No bishop found time in his busy schedule to honor this priest for 50 years of service.

Father Johnson was not well enough to celebrate the Mass but he gave the homily which was more of a farewell sermon as this Mass was in celebration of his 50 years as a priest and of his retirement as pastor and, as I believe the phrase is now, "from the active ministry."

The sermon was one of his stem-winders. He spoke of his early priesthood and being a bit out of step with the times even in the days leading up to The Council. The powers that be kicked him around even then, avoiding giving him a pastorate under any (or no) pretext. His "popularity" didn't increase after The Council. After the council his refusal to give communion in the hand was something of a last straw. They offered him a couple of choices. Father says they offered to "recycle" him. He didn't want to be "recycled". (Who would? It sounds like one of Mao's re-education camps.) Or he could go to this little out-of-the-way, one-priest parish on the verge of closure if he didn't take it. Nobody much attended there and they figured he couldn't do any "damage". The priest who was leaving said he'd get about 17 confessions during the Christmas season. That was St. Mary's 25 years ago.

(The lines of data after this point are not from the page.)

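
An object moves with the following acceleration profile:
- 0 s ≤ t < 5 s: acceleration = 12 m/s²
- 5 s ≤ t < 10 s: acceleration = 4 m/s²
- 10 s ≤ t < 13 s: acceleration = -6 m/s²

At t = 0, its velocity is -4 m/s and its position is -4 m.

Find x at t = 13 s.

657 m

On each constant-a segment, Δv = aΔt and Δx = v₀Δt + ½aΔt²; chain segment to segment.
0–5 s: v starts -4 m/s; Δx = -4·5 + ½·12·5² = 130 m; v ends 56 m/s.
5–10 s: v starts 56 m/s; Δx = 56·5 + ½·4·5² = 330 m; v ends 76 m/s.
10–13 s: v starts 76 m/s; Δx = 76·3 + ½·-6·3² = 201 m; v ends 58 m/s.
x(13) = -4 + Σ Δx = 657 m.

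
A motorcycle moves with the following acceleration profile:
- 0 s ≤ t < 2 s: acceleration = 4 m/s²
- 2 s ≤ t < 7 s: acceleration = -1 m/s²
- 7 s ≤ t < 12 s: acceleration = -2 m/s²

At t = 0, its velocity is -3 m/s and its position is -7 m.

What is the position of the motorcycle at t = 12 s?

On each constant-a segment, Δv = aΔt and Δx = v₀Δt + ½aΔt²; chain segment to segment.
0–2 s: v starts -3 m/s; Δx = -3·2 + ½·4·2² = 2 m; v ends 5 m/s.
2–7 s: v starts 5 m/s; Δx = 5·5 + ½·-1·5² = 12.5 m; v ends 0 m/s.
7–12 s: v starts 0 m/s; Δx = 0·5 + ½·-2·5² = -25 m; v ends -10 m/s.
x(12) = -7 + Σ Δx = -17.5 m.

-17.5 m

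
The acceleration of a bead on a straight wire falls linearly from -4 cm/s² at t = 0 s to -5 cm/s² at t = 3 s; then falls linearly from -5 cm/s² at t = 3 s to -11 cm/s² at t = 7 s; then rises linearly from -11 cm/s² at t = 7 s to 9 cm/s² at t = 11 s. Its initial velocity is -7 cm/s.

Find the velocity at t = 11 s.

-56.5 cm/s

Δv equals the area under the a-t graph; then v = v₀ + Δv.
0–3 s: ½(-4 + -5)(3) = -13.5 cm/s
3–7 s: ½(-5 + -11)(4) = -32 cm/s
7–11 s: ½(-11 + 9)(4) = -4 cm/s
Δv = -49.5 cm/s, so v(11) = -7 + (-49.5) = -56.5 cm/s.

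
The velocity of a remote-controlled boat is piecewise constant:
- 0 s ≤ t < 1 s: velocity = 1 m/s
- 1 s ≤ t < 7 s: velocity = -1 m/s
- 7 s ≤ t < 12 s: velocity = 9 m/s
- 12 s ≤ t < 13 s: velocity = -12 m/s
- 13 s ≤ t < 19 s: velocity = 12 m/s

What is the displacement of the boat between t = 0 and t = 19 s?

100 m

Net displacement equals the area under the velocity-time graph (areas below the axis count negative).
0–1 s: 1 × 1 = 1 m
1–7 s: -1 × 6 = -6 m
7–12 s: 9 × 5 = 45 m
12–13 s: -12 × 1 = -12 m
13–19 s: 12 × 6 = 72 m
Net displacement = 100 m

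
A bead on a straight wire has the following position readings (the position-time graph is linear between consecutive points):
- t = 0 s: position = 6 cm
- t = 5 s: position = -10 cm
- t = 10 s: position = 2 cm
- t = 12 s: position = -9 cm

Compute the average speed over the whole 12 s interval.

Average speed = (total path length)/(elapsed time); on a piecewise-linear x-t graph the path length is Σ|Δx|.
0–5 s: |Δx| = |-10 − 6| = 16 cm
5–10 s: |Δx| = |2 − -10| = 12 cm
10–12 s: |Δx| = |-9 − 2| = 11 cm
Total path = 39 cm; average speed = 39/12 = 3.25 cm/s.

3.25 cm/s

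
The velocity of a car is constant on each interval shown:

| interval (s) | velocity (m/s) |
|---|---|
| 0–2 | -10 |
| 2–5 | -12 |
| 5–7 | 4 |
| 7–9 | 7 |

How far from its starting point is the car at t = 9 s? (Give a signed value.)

-34 m

Net displacement equals the area under the velocity-time graph (areas below the axis count negative).
0–2 s: -10 × 2 = -20 m
2–5 s: -12 × 3 = -36 m
5–7 s: 4 × 2 = 8 m
7–9 s: 7 × 2 = 14 m
Net displacement = -34 m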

The first thing he did was install an altar rail and make the sanctuary look like a sanctuary again. And he was off and running. The second thing he did was begin an extra Mass, a Latin N.O. High Mass at noon, which he didn't need permission for, and petition the bishop to allow him to make it a traditional Roman Rite Mass. The number of parishioners has multiplied many times over from his first days. These days he gets 17 confessions on the average week day. Confessions are heard 7 days a week at St. Mary's. (Or they were up until today. Monday will be a new regime and time will tell what practices continue.) His converts are in the hundreds, if not the thousands. We heard many of them testify to his zeal at the celebration after Mass. Is there another priest in this country who has walked his entire parish and knocked on the door of every single residence within the boundaries, whether Catholic or not? And if there is, has he begun again as soon as he finished the last residence? Fr. Johnson has done it 5 times through and would still be doing it if his health had not let him down.

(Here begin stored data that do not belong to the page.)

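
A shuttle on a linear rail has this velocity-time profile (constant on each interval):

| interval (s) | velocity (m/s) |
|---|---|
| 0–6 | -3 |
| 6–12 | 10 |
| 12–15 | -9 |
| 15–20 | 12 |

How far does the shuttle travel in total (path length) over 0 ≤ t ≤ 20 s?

Total distance travelled is ∫|v| dt — sum the magnitudes of each area piece.
0–6 s: |-3| × 6 = 18 m
6–12 s: |10| × 6 = 60 m
12–15 s: |-9| × 3 = 27 m
15–20 s: |12| × 5 = 60 m
Total distance = 165 m

165 m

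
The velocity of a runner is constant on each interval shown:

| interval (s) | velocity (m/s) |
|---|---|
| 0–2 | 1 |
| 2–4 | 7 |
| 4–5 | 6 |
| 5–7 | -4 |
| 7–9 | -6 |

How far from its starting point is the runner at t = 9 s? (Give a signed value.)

Displacement is the signed area under the v-t curve.
0–2 s: 1 × 2 = 2 m
2–4 s: 7 × 2 = 14 m
4–5 s: 6 × 1 = 6 m
5–7 s: -4 × 2 = -8 m
7–9 s: -6 × 2 = -12 m
Net displacement = 2 m

2 m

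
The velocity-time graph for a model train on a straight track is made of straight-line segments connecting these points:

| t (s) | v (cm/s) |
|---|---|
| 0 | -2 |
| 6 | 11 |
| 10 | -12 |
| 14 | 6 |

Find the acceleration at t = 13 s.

Acceleration is the slope of the v-t graph on 10–14 s: (6 − -12)/(14 − 10) = 4.5 cm/s².

4.5 cm/s²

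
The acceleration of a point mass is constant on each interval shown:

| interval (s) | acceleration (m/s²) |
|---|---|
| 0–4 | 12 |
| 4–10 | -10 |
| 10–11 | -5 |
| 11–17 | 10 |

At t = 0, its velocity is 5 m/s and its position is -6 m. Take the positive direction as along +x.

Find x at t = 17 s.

On each constant-a segment, Δv = aΔt and Δx = v₀Δt + ½aΔt²; chain segment to segment.
0–4 s: v starts 5 m/s; Δx = 5·4 + ½·12·4² = 116 m; v ends 53 m/s.
4–10 s: v starts 53 m/s; Δx = 53·6 + ½·-10·6² = 138 m; v ends -7 m/s.
10–11 s: v starts -7 m/s; Δx = -7·1 + ½·-5·1² = -9.5 m; v ends -12 m/s.
11–17 s: v starts -12 m/s; Δx = -12·6 + ½·10·6² = 108 m; v ends 48 m/s.
x(17) = -6 + Σ Δx = 346.5 m.

346.5 m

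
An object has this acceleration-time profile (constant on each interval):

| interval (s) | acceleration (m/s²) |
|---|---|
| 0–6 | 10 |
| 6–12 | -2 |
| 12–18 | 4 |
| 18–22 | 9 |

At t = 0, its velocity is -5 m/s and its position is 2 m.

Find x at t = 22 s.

On each constant-a segment, Δv = aΔt and Δx = v₀Δt + ½aΔt²; chain segment to segment.
0–6 s: v starts -5 m/s; Δx = -5·6 + ½·10·6² = 150 m; v ends 55 m/s.
6–12 s: v starts 55 m/s; Δx = 55·6 + ½·-2·6² = 294 m; v ends 43 m/s.
12–18 s: v starts 43 m/s; Δx = 43·6 + ½·4·6² = 330 m; v ends 67 m/s.
18–22 s: v starts 67 m/s; Δx = 67·4 + ½·9·4² = 340 m; v ends 103 m/s.
x(22) = 2 + Σ Δx = 1116 m.

1116 m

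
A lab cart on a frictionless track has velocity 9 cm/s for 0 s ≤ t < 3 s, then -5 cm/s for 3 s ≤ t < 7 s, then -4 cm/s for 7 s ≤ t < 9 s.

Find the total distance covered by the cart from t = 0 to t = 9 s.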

I don't mind admitting to a few tears. Fr. Johnson will be missed more than he will ever know. But there are a few silver linings. The first, and probably the greatest is, that now as "an elderly, retired priest" he will be able to celebrate the traditional Mass every morning, 7 days a week, 52 weeks a year, instead of just once a week. Alas, it must be "without a congregation under the regulations. But even if I can't attend it, it's good to know this saintly man is celebrating it and bringing its graces down to our needy land. And, of course, it is not the end of every traditional Mass. There are others in the nearby Archdiocese of Los Angeles. They will mostly take a bit of driving to get to, but I did get new tires last week. Should be all set for a few long treks. And there are the Eastern Rite churches; always a glorious option.

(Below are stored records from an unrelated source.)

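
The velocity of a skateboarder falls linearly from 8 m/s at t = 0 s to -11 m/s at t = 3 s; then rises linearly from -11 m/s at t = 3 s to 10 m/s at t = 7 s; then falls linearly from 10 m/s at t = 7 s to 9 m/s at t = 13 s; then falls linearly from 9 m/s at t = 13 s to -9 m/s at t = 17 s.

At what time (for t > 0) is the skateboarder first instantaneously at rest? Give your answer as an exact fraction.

t = 24/19 s

v changes sign on 0–3 s (from 8 to -11); the graph is linear there, so v = 0 at t = 0 + (-8)·(3 − 0)/(-11 − 8) = 24/19 s.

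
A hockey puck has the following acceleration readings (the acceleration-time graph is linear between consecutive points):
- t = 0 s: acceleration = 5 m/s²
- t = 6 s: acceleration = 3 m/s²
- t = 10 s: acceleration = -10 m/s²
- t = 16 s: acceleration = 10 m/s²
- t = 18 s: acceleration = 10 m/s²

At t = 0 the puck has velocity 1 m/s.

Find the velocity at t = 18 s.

31 m/s

Δv equals the area under the a-t graph; then v = v₀ + Δv.
0–6 s: ½(5 + 3)(6) = 24 m/s
6–10 s: ½(3 + -10)(4) = -14 m/s
10–16 s: ½(-10 + 10)(6) = 0 m/s
16–18 s: 10 × 2 = 20 m/s
Δv = 30 m/s, so v(18) = 1 + (30) = 31 m/s.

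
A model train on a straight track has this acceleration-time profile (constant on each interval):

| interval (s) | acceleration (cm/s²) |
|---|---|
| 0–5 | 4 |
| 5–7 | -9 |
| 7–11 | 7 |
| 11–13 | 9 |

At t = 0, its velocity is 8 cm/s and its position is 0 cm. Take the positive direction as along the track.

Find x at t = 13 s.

On each constant-a segment, Δv = aΔt and Δx = v₀Δt + ½aΔt²; chain segment to segment.
0–5 s: v starts 8 cm/s; Δx = 8·5 + ½·4·5² = 90 cm; v ends 28 cm/s.
5–7 s: v starts 28 cm/s; Δx = 28·2 + ½·-9·2² = 38 cm; v ends 10 cm/s.
7–11 s: v starts 10 cm/s; Δx = 10·4 + ½·7·4² = 96 cm; v ends 38 cm/s.
11–13 s: v starts 38 cm/s; Δx = 38·2 + ½·9·2² = 94 cm; v ends 56 cm/s.
x(13) = 0 + Σ Δx = 318 cm.

318 cm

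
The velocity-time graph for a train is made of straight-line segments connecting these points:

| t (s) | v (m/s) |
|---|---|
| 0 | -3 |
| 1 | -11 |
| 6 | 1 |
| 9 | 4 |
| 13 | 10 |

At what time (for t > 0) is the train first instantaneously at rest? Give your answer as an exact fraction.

t = 67/12 s

v changes sign on 1–6 s (from -11 to 1); the graph is linear there, so v = 0 at t = 1 + (11)·(6 − 1)/(1 − -11) = 67/12 s.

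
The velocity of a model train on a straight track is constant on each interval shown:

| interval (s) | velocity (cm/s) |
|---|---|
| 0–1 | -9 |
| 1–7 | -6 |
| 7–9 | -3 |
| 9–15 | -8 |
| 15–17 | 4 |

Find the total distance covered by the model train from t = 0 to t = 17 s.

Distance (not displacement) is the total path length: add the absolute areas under v-t.
0–1 s: |-9| × 1 = 9 cm
1–7 s: |-6| × 6 = 36 cm
7–9 s: |-3| × 2 = 6 cm
9–15 s: |-8| × 6 = 48 cm
15–17 s: |4| × 2 = 8 cm
Total distance = 107 cm

107 cm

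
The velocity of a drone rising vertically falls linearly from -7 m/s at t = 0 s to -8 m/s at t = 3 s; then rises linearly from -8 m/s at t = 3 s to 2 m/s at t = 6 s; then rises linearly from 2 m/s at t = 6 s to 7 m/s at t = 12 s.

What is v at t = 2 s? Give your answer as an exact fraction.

-23/3 m/s

On 0–3 s the graph is linear from -7 to -8 m/s: v(2) = -7 + (-8 − -7)·(2 − 0)/(3 − 0) = -23/3 m/s.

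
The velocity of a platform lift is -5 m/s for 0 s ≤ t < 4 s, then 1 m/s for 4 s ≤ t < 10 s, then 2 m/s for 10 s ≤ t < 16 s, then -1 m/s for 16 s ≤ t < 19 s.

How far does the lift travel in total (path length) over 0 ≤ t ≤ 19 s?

Total distance travelled is ∫|v| dt — sum the magnitudes of each area piece.
0–4 s: |-5| × 4 = 20 m
4–10 s: |1| × 6 = 6 m
10–16 s: |2| × 6 = 12 m
16–19 s: |-1| × 3 = 3 m
Total distance = 41 m

41 m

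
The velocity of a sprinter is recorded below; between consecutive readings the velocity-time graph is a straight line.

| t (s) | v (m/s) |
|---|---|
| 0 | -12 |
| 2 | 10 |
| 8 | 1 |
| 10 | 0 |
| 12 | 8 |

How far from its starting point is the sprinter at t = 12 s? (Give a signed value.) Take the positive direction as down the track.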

There is one more option which was suggested by the diocese in an exquisite bit of smarmy cynicism. If we don't like the new rite, we can "always go to San Juan Capistrano". Yes, indeed, we can. How true. You may know there is an indult Mass at the Serra chapel in Capistrano. It's a magnificent setting for the old Mass. There is a glorious, gold-leaf, Spanish baroque reredos and some wonderful old Spanish statues and paintings. The chapel is over 200 years old. But here's the rub: it is also very tiny. The people who currently attend there need to arrive by 7:30 in order to get a seat for the 8:00 a.m. Mass. If you don't arrive until 8:00, you probably won't even be able to stand in the vestibule. You probably won't be able to see the Mass at all. Suggesting another 2 or 3 hundred people attend San Juan Capistrano gives you an idea of the sort of diseased humor that masquerades as pastoral care in some quarters.

Anybody know where I can get some gasoline for under $2.25 a gallon?